Take a listen to Barney Frank saying “God didn’t invent the filibuster.”
Remember way back in 2003 when the Republicans were looking to rewrite the senate rules so the Dems couldn’t filibuster judicial nominees?
Partisan disagreement over judicial nominations is so intense that senators couldn’t even agree on the title of Mr. Cornyn’s hearing: “Judicial Nominations, Filibusters and the Constitution: When a majority is denied its right to consent.””The title suggests that [the hearing] may be intended to turn up the heat rather than cool things down,” said Sen. Russell D. Feingold, Wisconsin Democrat, who warned that any effort to change Senate rules “will be met with stiff resistance.”As with the country’s actual nuclear arsenal, there is a form of mutually assured destruction here, too.The only thing holding Republicans back from breaking the filibuster this way is knowing that the same weapon will be used against them someday in the future when the roles are reversed. “The old bears in the Senate want to preserve their ability to filibuster the Democrats in the future,” said one key Senate aide, who also stressed that such a maneuver would only be used to break filibusters involving executive nominees.”If the Democrats take back the Senate — God forbid — the first 10 things they bring up will be anathema to us but they’ll say [forget] you, we have our 51 votes.”
The left and the media went nuts over the “nuclear option.” Yes, the term was inexpertly coined by the Republicans, but critics made it sound like it would be an unprecedented attack on “bipartisanship,” truth, justice and the American Way. The reality is that the Democrats did something similar in 1975 .
It’s been more than a quarter century since a simple majority of the U.S. Senate has employed a parliamentary procedure ominously known as the “nuclear option” to effect a change in the body’s Standing Rules. Back then, in 1975, it was a bare Democratic majority that mustered the will to force a change in Rule XXII, the “cloture rule,” decreasing the number of votes required to break a filibuster from two-thirds of the Senate, or 67 votes, to the current level of three-fifths of the body, or 60 votes.
It looks like Nancy Pelosi wants the senate to do it again now that Marcia Martha Coakley has lost.
“Let’s remove all doubt, we will have healthcare one way or another,” Pelosi said during an event in San Francisco on Monday. “Certainly the dynamic would change depending on what happens in Massachusetts. Just the question about how we would proceed. But it doesn’t mean we won’t have a health care bill.”
To recap: When the Republicans were in the majority and wanted to do away with filibusters only for judicial nominees it was derided as apocalyptic, extremist, hardball politics. Now that Democrats are looking to get rid of filibusters for ALL legislation, including health care “reform” that makes up 1/6th of our economy, it’s called “reconciliation” and is a perfectly reasonable thing to do since the Republicans are being so difficult and Massachusetts didn’t elect a Democrat to replace Ted Kennedy.
Scott Brown won. Now the Democrats might just not count the votes too quickly and wait until health care “reform” is passed. Nice.

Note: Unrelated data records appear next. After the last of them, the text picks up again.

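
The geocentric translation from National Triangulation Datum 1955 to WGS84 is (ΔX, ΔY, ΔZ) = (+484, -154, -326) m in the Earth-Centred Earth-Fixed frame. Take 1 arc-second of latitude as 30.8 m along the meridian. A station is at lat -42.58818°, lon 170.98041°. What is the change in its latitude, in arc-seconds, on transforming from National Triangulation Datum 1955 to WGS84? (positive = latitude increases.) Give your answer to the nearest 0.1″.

Δφ = -18.8″

sin φ = -0.676724, cos φ = 0.736237, sin λ = 0.156772, cos λ = -0.987635.
North component: ΔN = −sin φ cos λ·ΔX − sin φ sin λ·ΔY + cos φ·ΔZ = −(-0.676724)(-0.987635)(484) − (-0.676724)(0.156772)(-154) + (0.736237)(-326) = -579.84 m.
1° of latitude spans 3600 × 30.80 = 110880 m, so Δφ = -579.84 / 110880 × 3600 = -18.826″.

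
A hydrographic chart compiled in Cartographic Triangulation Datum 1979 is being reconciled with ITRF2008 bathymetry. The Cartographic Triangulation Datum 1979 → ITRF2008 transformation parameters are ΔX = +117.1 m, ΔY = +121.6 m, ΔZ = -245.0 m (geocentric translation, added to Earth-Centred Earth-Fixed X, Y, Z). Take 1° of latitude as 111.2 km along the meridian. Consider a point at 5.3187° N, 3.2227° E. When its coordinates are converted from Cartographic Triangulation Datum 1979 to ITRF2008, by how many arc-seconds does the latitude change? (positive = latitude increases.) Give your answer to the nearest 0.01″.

sin φ = 0.092696, cos φ = 0.995694, sin λ = 0.056217, cos λ = 0.998419.
North component: ΔN = −sin φ cos λ·ΔX − sin φ sin λ·ΔY + cos φ·ΔZ = −(0.092696)(0.998419)(117.1) − (0.092696)(0.056217)(121.6) + (0.995694)(-245.0) = -255.42 m.
1° of latitude spans 111200 m, so Δφ = -255.42 / 111200 × 3600 = -8.269″.

Δφ = -8.27″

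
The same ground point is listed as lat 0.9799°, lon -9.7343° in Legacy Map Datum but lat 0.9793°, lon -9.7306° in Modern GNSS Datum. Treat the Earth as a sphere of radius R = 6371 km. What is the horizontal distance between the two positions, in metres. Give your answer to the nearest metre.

417 m

Δφ = 0.9793° − 0.9799° = -0.0006°; Δλ = -9.7306° − -9.7343° = +0.0037°.
1° along a meridian = πR/180 = 111195 m.
ΔN = Δφ × 111195 = -66.7 m; ΔE = Δλ × 111195 × cos(0.9799°) = +0.0037 × 111195 × 0.999854 = 411.4 m.
Distance = √(ΔE² + ΔN²) = √(411.4² + (-66.7)²) = 416.7 m.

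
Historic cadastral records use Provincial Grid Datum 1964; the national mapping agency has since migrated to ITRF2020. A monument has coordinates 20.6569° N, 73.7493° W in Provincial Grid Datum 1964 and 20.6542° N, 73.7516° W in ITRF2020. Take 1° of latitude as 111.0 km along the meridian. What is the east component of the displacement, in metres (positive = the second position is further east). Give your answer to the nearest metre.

Δφ = 20.6542° − 20.6569° = -0.0027°; Δλ = -73.7516° − -73.7493° = -0.0023°.
ΔN = Δφ × 111000 = -299.7 m; ΔE = Δλ × 111000 × cos(20.6569°) = -0.0023 × 111000 × 0.935710 = -238.9 m.

ΔE = -239 m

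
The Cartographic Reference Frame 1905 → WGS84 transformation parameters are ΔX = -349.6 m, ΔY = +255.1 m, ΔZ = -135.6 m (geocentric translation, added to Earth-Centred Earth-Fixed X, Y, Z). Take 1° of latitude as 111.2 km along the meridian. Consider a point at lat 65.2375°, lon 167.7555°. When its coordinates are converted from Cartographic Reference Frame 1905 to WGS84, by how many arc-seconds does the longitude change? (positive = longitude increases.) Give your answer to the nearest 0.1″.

Δλ = -13.5″

sin φ = 0.908052, cos φ = 0.418858, sin λ = 0.212084, cos λ = -0.977251.
East component: ΔE = −sin λ·ΔX + cos λ·ΔY = −(0.212084)(-349.6) + (-0.977251)(255.1) = -175.15 m.
1° of latitude spans 111200 m; at latitude φ, 1° of longitude spans that × cos φ = 46577.0 m, so Δλ = -175.15 / 46577.0 × 3600 = -13.538″.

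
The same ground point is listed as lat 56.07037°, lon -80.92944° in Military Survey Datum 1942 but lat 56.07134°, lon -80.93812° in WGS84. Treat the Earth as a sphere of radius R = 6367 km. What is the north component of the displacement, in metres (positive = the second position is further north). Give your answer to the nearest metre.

ΔN = 108 m

Δφ = 56.07134° − 56.07037° = +0.00097°; Δλ = -80.93812° − -80.92944° = -0.00868°.
1° along a meridian = πR/180 = 111125 m.
ΔN = Δφ × 111125 = 107.8 m; ΔE = Δλ × 111125 × cos(56.07037°) = -0.00868 × 111125 × 0.558174 = -538.4 m.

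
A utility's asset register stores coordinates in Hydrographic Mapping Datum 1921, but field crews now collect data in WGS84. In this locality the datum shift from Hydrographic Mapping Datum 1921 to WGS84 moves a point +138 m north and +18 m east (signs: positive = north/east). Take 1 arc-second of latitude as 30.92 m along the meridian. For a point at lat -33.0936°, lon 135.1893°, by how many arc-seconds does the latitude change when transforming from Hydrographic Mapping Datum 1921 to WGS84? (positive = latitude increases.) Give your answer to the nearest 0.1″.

Δφ = 4.5″

1″ of latitude = 30.92 m, so Δφ = 138.0 / 30.92 = 4.463″.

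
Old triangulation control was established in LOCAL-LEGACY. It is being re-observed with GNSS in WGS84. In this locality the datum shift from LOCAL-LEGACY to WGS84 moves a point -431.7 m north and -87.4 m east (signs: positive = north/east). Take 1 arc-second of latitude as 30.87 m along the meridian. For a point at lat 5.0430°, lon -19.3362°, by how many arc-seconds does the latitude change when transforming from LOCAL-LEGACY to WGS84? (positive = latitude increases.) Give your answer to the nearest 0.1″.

Δφ = -14.0″

1″ of latitude = 30.87 m, so Δφ = -431.7 / 30.87 = -13.984″.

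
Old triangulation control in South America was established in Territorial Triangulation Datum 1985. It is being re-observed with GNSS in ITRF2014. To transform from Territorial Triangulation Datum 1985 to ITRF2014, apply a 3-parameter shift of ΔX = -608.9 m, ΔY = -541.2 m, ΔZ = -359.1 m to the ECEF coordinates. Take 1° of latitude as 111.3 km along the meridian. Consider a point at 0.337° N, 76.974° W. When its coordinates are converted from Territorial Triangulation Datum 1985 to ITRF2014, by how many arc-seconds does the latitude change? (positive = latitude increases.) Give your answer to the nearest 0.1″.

sin φ = 0.005882, cos φ = 0.999983, sin λ = -0.974268, cos λ = 0.225393.
North component: ΔN = −sin φ cos λ·ΔX − sin φ sin λ·ΔY + cos φ·ΔZ = −(0.005882)(0.225393)(-608.9) − (0.005882)(-0.974268)(-541.2) + (0.999983)(-359.1) = -361.39 m.
1° of latitude spans 111300 m, so Δφ = -361.39 / 111300 × 3600 = -11.689″.

Δφ = -11.7″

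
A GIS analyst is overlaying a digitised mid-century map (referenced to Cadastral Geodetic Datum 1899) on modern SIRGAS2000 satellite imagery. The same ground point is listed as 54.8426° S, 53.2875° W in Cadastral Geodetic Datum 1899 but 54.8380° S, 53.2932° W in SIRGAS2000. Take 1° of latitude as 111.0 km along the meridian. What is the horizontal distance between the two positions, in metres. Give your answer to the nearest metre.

627 m

Δφ = -54.8380° − -54.8426° = +0.0046°; Δλ = -53.2932° − -53.2875° = -0.0057°.
ΔN = Δφ × 111000 = 510.6 m; ΔE = Δλ × 111000 × cos(-54.8426°) = -0.0057 × 111000 × 0.575825 = -364.3 m.
Distance = √(ΔE² + ΔN²) = √((-364.3)² + 510.6²) = 627.3 m.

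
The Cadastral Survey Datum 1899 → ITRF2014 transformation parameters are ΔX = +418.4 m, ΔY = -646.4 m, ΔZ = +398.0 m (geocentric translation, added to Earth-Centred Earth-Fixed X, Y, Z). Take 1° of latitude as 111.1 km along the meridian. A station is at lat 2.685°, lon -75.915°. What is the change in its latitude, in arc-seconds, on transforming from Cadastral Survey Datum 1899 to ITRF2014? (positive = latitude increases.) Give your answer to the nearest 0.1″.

Δφ = 11.8″

sin φ = 0.046845, cos φ = 0.998902, sin λ = -0.969936, cos λ = 0.243361.
North component: ΔN = −sin φ cos λ·ΔX − sin φ sin λ·ΔY + cos φ·ΔZ = −(0.046845)(0.243361)(418.4) − (0.046845)(-0.969936)(-646.4) + (0.998902)(398.0) = 363.42 m.
1° of latitude spans 111100 m, so Δφ = 363.42 / 111100 × 3600 = 11.776″.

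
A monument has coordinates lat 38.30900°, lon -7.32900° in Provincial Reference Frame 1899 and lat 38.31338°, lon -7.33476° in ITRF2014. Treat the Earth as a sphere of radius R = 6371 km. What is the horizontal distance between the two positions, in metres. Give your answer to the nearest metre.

700 m

Δφ = 38.31338° − 38.30900° = +0.00438°; Δλ = -7.33476° − -7.32900° = -0.00576°.
1° along a meridian = πR/180 = 111195 m.
ΔN = Δφ × 111195 = 487.0 m; ΔE = Δλ × 111195 × cos(38.30900°) = -0.00576 × 111195 × 0.784679 = -502.6 m.
Distance = √(ΔE² + ΔN²) = √((-502.6)² + 487.0²) = 699.8 m.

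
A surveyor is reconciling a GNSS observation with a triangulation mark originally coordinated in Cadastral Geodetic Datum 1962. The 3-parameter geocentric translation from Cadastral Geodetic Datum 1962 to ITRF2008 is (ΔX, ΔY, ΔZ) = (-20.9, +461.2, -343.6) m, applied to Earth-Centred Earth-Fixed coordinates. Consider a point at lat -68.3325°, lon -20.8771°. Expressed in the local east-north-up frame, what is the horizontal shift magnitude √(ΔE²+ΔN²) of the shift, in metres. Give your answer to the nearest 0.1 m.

517.7 m

At φ = -68.3325°, λ = -20.8771°: sin φ = -0.929342, cos φ = 0.369220, sin λ = -0.356365, cos λ = 0.934347.
ΔE = −sin λ·ΔX + cos λ·ΔY = −(-0.356365)·(-20.9) + (0.934347)·(461.2) = 423.47 m.
ΔN = −sin φ cos λ·ΔX − sin φ sin λ·ΔY + cos φ·ΔZ = −(-0.929342)(0.934347)(-20.9) − (-0.929342)(-0.356365)(461.2) + (0.369220)(-343.6) = -297.75 m.
Horizontal magnitude = √(ΔE² + ΔN²) = √(423.47² + (-297.75)²) = 517.67 m.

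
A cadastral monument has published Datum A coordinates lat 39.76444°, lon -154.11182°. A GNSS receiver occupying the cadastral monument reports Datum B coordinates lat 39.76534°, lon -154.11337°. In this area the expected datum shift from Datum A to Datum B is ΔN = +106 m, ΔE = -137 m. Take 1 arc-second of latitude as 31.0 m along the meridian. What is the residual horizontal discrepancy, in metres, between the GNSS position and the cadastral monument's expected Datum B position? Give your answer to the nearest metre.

Observed coordinate differences: Δφ = +0.00090°, Δλ = -0.00155°.
Converting to metres (1° lat = 111600 m, cos φ = 0.768681): observed ΔN = 100.4 m, observed ΔE = -133.0 m.
Subtracting the expected shift leaves a residual of 100.4 − (106) = -5.6 m north and -133.0 − (-137) = 4.0 m east.
Residual distance = √((-5.6)² + 4.0²) = 6.9 m.

7 m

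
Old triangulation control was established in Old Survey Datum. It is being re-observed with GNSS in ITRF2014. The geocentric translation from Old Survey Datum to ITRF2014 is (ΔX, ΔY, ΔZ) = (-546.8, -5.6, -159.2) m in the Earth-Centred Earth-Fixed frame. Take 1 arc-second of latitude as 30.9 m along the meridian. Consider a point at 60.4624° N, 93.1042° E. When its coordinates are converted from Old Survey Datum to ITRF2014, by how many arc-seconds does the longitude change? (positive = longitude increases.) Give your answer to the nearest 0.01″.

Δλ = 35.86″

sin φ = 0.870032, cos φ = 0.492995, sin λ = 0.998533, cos λ = -0.054152.
East component: ΔE = −sin λ·ΔX + cos λ·ΔY = −(0.998533)(-546.8) + (-0.054152)(-5.6) = 546.30 m.
1° of latitude spans 3600 × 30.90 = 111240 m; at latitude φ, 1° of longitude spans that × cos φ = 54840.7 m, so Δλ = 546.30 / 54840.7 × 3600 = 35.862″.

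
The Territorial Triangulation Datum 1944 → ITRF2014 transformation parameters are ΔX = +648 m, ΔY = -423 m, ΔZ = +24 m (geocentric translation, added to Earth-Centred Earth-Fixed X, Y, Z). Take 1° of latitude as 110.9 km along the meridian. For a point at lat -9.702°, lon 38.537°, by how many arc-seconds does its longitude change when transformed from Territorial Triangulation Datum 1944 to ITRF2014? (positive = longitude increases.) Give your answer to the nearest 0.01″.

sin φ = -0.168524, cos φ = 0.985698, sin λ = 0.623020, cos λ = 0.782206.
East component: ΔE = −sin λ·ΔX + cos λ·ΔY = −(0.623020)(648) + (0.782206)(-423) = -734.59 m.
1° of latitude spans 110900 m; at latitude φ, 1° of longitude spans that × cos φ = 109313.9 m, so Δλ = -734.59 / 109313.9 × 3600 = -24.192″.

Δλ = -24.19″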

With the unpopularity of Obamacare growing, Democrats need to look out for a giant backlash if they force it through with the nuclear option or election shenanigans.
Update: Some good news – a few Democrats are getting the message and want to halt all health “reform” votes until Brown is seated.
Sen. Jim Webb (D -VA) “In many ways the campaign in Massachusetts became a referendum not only on health care reform but also on the openness and integrity of our government process. It is vital that we restore the respect of the American people in our system of government and in our leaders. To that end, I believe it would only be fair and prudent that we suspend further votes on health care legislation until Senator-elect Brown is seated.”